Some things that second children (and no doubt third and fourth children) have to accept are typical with every household and have been for centuries. 
They get the hand-me-down clothes, toys, car seats, cot and school uniforms, and they’ll never get to sit shotgun until the older child leaves home. 
The second child will probably watch more TV than we allowed for the first, have to be dragged along to the older child’s ballet/soccer/swimming lessons, will probably eat the wrong foods far too early, be the cause of endless fights with their sibling and push the boundaries just a little more. 
In many ways though, parenting a second child has its positives.
With your first baby, motherhood is so exciting and terrifying at the same time. 
You’re always fussing, always worrying, always rushing to the rescue at every little cry. 
But with your second child, you’re far more relaxed, you’ve loosened up and your child grows up knowing the world doesn’t revolve around them. 
My youngest is learning to wait a little longer to get picked up or fed, and that her big sister sometimes needs her own time in her own space. 
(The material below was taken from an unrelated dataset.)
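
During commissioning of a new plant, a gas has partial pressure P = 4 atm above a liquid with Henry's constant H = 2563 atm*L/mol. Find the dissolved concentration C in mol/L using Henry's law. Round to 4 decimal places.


C = P / H
C = 4 / 2563
C = 0.0016 mol/L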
Perhaps this will help her to become more independent, more patient and easygoing. 
I’ve also learnt many great lessons after my first child, which I vowed never to repeat with my 
second child. 
I’ve breastfed her for as long as we both want to, I’ve co-slept, I’m reading less parenting books and trusting my instincts and I don’t try to “fix” every little problem. 
I’m far too busy with two kids now to drive myself nuts with all the overthinking that can burden 
new mothers. 
Having more than one child can make you more comfortable with your choices, less worried about what other people think, and also more aware of what quality time really means. 
One thing that I know makes up for any of this “second child syndrome” is that my youngest daughter has one thing the first child never had. 
And that’s a big sister who adores her.